DGIR would direct banks to furnish details of their income during last three-four years derived from other than the credit limits (extra charges), the sources added. The MRTPC has already initiated judicial enquiry against Citibank, HSBC, ICICI Bank and HDFC Bank for adopting unfair practices for selling credit cards, as the DGIR suspects these banks to have violated norms.

— Rakesh Rai

Nuggets of wisdom

Star-struck returns

It’s a bet that most seasoned investors believe in: for making quick and assured returns, if not the best, invest in initial public offerings (IPOs). In the first six months 2007, a total of Rs 20,720.5 crore was raised excluding follow-on offers. June alone a record Rs 22,503 crore was raised.

Listing day gains
The biggest IPO date—DLF, with its Rs 9,187 crore offer that saw a listing day high Rs 714.25 or 36% on 5 July 2007. all 56 companies went for an IPO with only four posting negative gains on listing. But the highest gains were for Vishal Retail at 200% with eight companies yet to list. With a whopping 78% of companies gaining on listing date, the primary market is a good hunting ground if one is looking at making profits.
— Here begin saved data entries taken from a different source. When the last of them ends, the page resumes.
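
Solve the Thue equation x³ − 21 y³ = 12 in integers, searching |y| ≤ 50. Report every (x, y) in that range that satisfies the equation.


The equation is x³ - 21y³ = 12. For fixed y, x³ = 21·y³ + 12, so a solution requires the RHS to be a perfect cube.
Strategy: iterate y from -50 to 50, compute RHS = 21·y³ + 12, and check whether it is a (positive or negative) perfect cube.
Check small values of y:
  y = 0: RHS = 12 is not a perfect cube.
  y = 1: RHS = 33 is not a perfect cube.
  y = -1: RHS = -9 is not a perfect cube.
  y = 2: RHS = 180 is not a perfect cube.
  y = -2: RHS = -156 is not a perfect cube.
  y = 3: RHS = 579 is not a perfect cube.
  y = -3: RHS = -555 is not a perfect cube.
Continuing the search up to |y| = 50 finds no solutions either.
No (x, y) in the scanned range satisfies the equation.

No integer solutions with |y| ≤ 50.


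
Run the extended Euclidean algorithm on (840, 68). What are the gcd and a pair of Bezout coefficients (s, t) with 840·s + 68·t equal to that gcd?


Euclidean algorithm on (840, 68) — divide until remainder is 0:
  840 = 12 · 68 + 24
  68 = 2 · 24 + 20
  24 = 1 · 20 + 4
  20 = 5 · 4 + 0
gcd(840, 68) = 4.
Track Bezout coefficients alongside the remainders: start with r₀ = 840 = a·1 + b·0 (s = 1, t = 0) and r₁ = 68 = a·0 + b·1 (s = 0, t = 1); each new remainder r_{k+1} = r_{k-1} − q_k·r_k inherits s_{k+1} = s_{k-1} − q_k·s_k, t_{k+1} = t_{k-1} − q_k·t_k, so r_k = a·s_k + b·t_k at every step:
  q = 12: r = 24, s = 1 − 12·0 = 1, t = 0 − 12·1 = -12  (check: 840·1 + 68·(-12) = 24)
  q = 2: r = 20, s = 0 − 2·1 = -2, t = 1 − 2·(-12) = 25  (check: 840·(-2) + 68·25 = 20)
  q = 1: r = 4, s = 1 − 1·(-2) = 3, t = -12 − 1·25 = -37  (check: 840·3 + 68·(-37) = 4)
The row with r = 4 (the gcd) gives the Bezout coefficients s = 3, t = -37.
Result: 840 · (3) + 68 · (-37) = 4.

gcd(840, 68) = 4; s = 3, t = -37 (check: 840·3 + 68·(-37) = 4).


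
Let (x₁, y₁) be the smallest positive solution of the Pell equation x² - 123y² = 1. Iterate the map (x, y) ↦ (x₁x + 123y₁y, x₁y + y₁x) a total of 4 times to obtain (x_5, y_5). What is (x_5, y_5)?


Step 1: Find the fundamental solution (x₁, y₁) of x² - 123y² = 1.
  Expand √123 as a continued fraction. a₀ = ⌊√123⌋ = 11; iterate m_{k+1} = d_k·a_k − m_k, d_{k+1} = (123 − m_{k+1}²)/d_k, a_{k+1} = ⌊(a₀ + m_{k+1})/d_{k+1}⌋ (starting m₀ = 0, d₀ = 1), with convergents p_k = a_k·p_{k-1} + p_{k-2}, q_k = a_k·q_{k-1} + q_{k-2} (p₋₁ = 1, q₋₁ = 0):
  k = 0: a₀ = 11; p₀/q₀ = 11/1; p₀² − 123·q₀² = 121 − 123 = -2.
  k = 1: m = 11, d = 2, a = ⌊(11 + 11)/2⌋ = 11; p/q = (11·11 + 1)/(11·1 + 0) = 122/11; p² − 123·q² = 14884 − 14883 = 1.
  The first convergent with p² − 123·q² = 1 gives the fundamental solution (x₁, y₁) = (122, 11).
Step 2: Apply the recurrence (x_{n+1}, y_{n+1}) = (x₁x_n + 123y₁y_n, x₁y_n + y₁x_n) repeatedly.
  From (x_1, y_1) = (122, 11): x_2 = 122·122 + 123·11·11 = 29767; y_2 = 122·11 + 11·122 = 2684.
  From (x_2, y_2) = (29767, 2684): x_3 = 122·29767 + 123·11·2684 = 7263026; y_3 = 122·2684 + 11·29767 = 654885.
  From (x_3, y_3) = (7263026, 654885): x_4 = 122·7263026 + 123·11·654885 = 1772148577; y_4 = 122·654885 + 11·7263026 = 159789256.
  From (x_4, y_4) = (1772148577, 159789256): x_5 = 122·1772148577 + 123·11·159789256 = 432396989762; y_5 = 122·159789256 + 11·1772148577 = 38987923579.
Step 3: Verify x_5² - 123·y_5² = 186967156755239132816644 - 186967156755239132816643 = 1 (should be 1). ✓

(x_1, y_1) = (122, 11); (x_5, y_5) = (432396989762, 38987923579).


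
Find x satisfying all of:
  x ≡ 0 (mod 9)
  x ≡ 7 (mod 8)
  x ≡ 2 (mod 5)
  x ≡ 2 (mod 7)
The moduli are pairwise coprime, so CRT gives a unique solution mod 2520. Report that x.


Product of moduli M = 9 · 8 · 5 · 7 = 2520.
Merge one congruence at a time:
  Start: x ≡ 0 (mod 9).
  Combine with x ≡ 7 (mod 8); new modulus lcm = 72.
    Write x = 0 + 9·t and substitute into x ≡ 7 (mod 8): 9·t ≡ 7 − 0 = 7 (mod 8).
    Reduce coefficients mod 8: 1·t ≡ 7 (mod 8).
    So t ≡ 7 (mod 8).
    Then x = 0 + 9·7 = 63, valid modulo lcm(9, 8) = 72: x ≡ 63 (mod 72).
  Combine with x ≡ 2 (mod 5); new modulus lcm = 360.
    Write x = 63 + 72·t and substitute into x ≡ 2 (mod 5): 72·t ≡ 2 − 63 = -61 (mod 5).
    Reduce coefficients mod 5: 2·t ≡ 4 (mod 5).
    The inverse of 2 mod 5 is 3 (since 2·3 = 6 = 1·5 + 1), so t ≡ 3·4 = 12 ≡ 2 (mod 5).
    Then x = 63 + 72·2 = 207, valid modulo lcm(72, 5) = 360: x ≡ 207 (mod 360).
  Combine with x ≡ 2 (mod 7); new modulus lcm = 2520.
    Write x = 207 + 360·t and substitute into x ≡ 2 (mod 7): 360·t ≡ 2 − 207 = -205 (mod 7).
    Reduce coefficients mod 7: 3·t ≡ 5 (mod 7).
    The inverse of 3 mod 7 is 5 (since 3·5 = 15 = 2·7 + 1), so t ≡ 5·5 = 25 ≡ 4 (mod 7).
    Then x = 207 + 360·4 = 1647, valid modulo lcm(360, 7) = 2520: x ≡ 1647 (mod 2520).
Verify against each original: 1647 mod 9 = 0, 1647 mod 8 = 7, 1647 mod 5 = 2, 1647 mod 7 = 2.

x ≡ 1647 (mod 2520).


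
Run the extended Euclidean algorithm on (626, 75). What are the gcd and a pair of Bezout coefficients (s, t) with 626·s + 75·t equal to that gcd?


Euclidean algorithm on (626, 75) — divide until remainder is 0:
  626 = 8 · 75 + 26
  75 = 2 · 26 + 23
  26 = 1 · 23 + 3
  23 = 7 · 3 + 2
  3 = 1 · 2 + 1
  2 = 2 · 1 + 0
gcd(626, 75) = 1.
Track Bezout coefficients alongside the remainders: start with r₀ = 626 = a·1 + b·0 (s = 1, t = 0) and r₁ = 75 = a·0 + b·1 (s = 0, t = 1); each new remainder r_{k+1} = r_{k-1} − q_k·r_k inherits s_{k+1} = s_{k-1} − q_k·s_k, t_{k+1} = t_{k-1} − q_k·t_k, so r_k = a·s_k + b·t_k at every step:
  q = 8: r = 26, s = 1 − 8·0 = 1, t = 0 − 8·1 = -8  (check: 626·1 + 75·(-8) = 26)
  q = 2: r = 23, s = 0 − 2·1 = -2, t = 1 − 2·(-8) = 17  (check: 626·(-2) + 75·17 = 23)
  q = 1: r = 3, s = 1 − 1·(-2) = 3, t = -8 − 1·17 = -25  (check: 626·3 + 75·(-25) = 3)
  q = 7: r = 2, s = -2 − 7·3 = -23, t = 17 − 7·(-25) = 192  (check: 626·(-23) + 75·192 = 2)
  q = 1: r = 1, s = 3 − 1·(-23) = 26, t = -25 − 1·192 = -217  (check: 626·26 + 75·(-217) = 1)
The row with r = 1 (the gcd) gives the Bezout coefficients s = 26, t = -217.
Result: 626 · (26) + 75 · (-217) = 1.

gcd(626, 75) = 1; s = 26, t = -217 (check: 626·26 + 75·(-217) = 1).


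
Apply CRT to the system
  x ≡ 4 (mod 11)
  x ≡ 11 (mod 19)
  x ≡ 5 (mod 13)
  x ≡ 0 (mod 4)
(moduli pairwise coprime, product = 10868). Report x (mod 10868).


Product of moduli M = 11 · 19 · 13 · 4 = 10868.
Merge one congruence at a time:
  Start: x ≡ 4 (mod 11).
  Combine with x ≡ 11 (mod 19); new modulus lcm = 209.
    Write x = 4 + 11·t and substitute into x ≡ 11 (mod 19): 11·t ≡ 11 − 4 = 7 (mod 19).
    The inverse of 11 mod 19 is 7 (since 11·7 = 77 = 4·19 + 1), so t ≡ 7·7 = 49 ≡ 11 (mod 19).
    Then x = 4 + 11·11 = 125, valid modulo lcm(11, 19) = 209: x ≡ 125 (mod 209).
  Combine with x ≡ 5 (mod 13); new modulus lcm = 2717.
    Write x = 125 + 209·t and substitute into x ≡ 5 (mod 13): 209·t ≡ 5 − 125 = -120 (mod 13).
    Reduce coefficients mod 13: 1·t ≡ 10 (mod 13).
    So t ≡ 10 (mod 13).
    Then x = 125 + 209·10 = 2215, valid modulo lcm(209, 13) = 2717: x ≡ 2215 (mod 2717).
  Combine with x ≡ 0 (mod 4); new modulus lcm = 10868.
    Write x = 2215 + 2717·t and substitute into x ≡ 0 (mod 4): 2717·t ≡ 0 − 2215 = -2215 (mod 4).
    Reduce coefficients mod 4: 1·t ≡ 1 (mod 4).
    So t ≡ 1 (mod 4).
    Then x = 2215 + 2717·1 = 4932, valid modulo lcm(2717, 4) = 10868: x ≡ 4932 (mod 10868).
Verify against each original: 4932 mod 11 = 4, 4932 mod 19 = 11, 4932 mod 13 = 5, 4932 mod 4 = 0.

x ≡ 4932 (mod 10868).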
Securities and Exchange Board of India (Sebi) has ensured quality of issues with strict entry norms and this has increased the chances of listing day gains for investors. With 68 more companies having filed approval documents with Sebi, for a collective Rs 14,000 crore, the retail investor has a lot to look forward to.

— Narayan Krishnamurthy


Homing in on luxury

The slowdown in the real estate market, especially in the metros, has not stopped developers from launching ultra luxury projects. Unitech has announced the launch of Grande, a mega township project of 5,300 housing units spread over 347 acre in Noida. The cost of the 2,200-5,500 sq ft apartments will range between Rs 1.85 crore and Rs 5.5 crore. And what will that kind of money get you? A Greg Norman-designed golf course, 12 theme gardens, some apartments with personal plunge pools, a hospital, schools, a five-star hotel, auditoriums, multi-cuisine food courts, bowling alleys and a sports complex. But isn’t the timing of the project wrong given the slowdown? “We have sold 25% of the first phase of 670 units before the formal launch and we have still kept the price fluid with scope for further hikes as the market improves,” says Sanjay Chandra, MD, Unitech.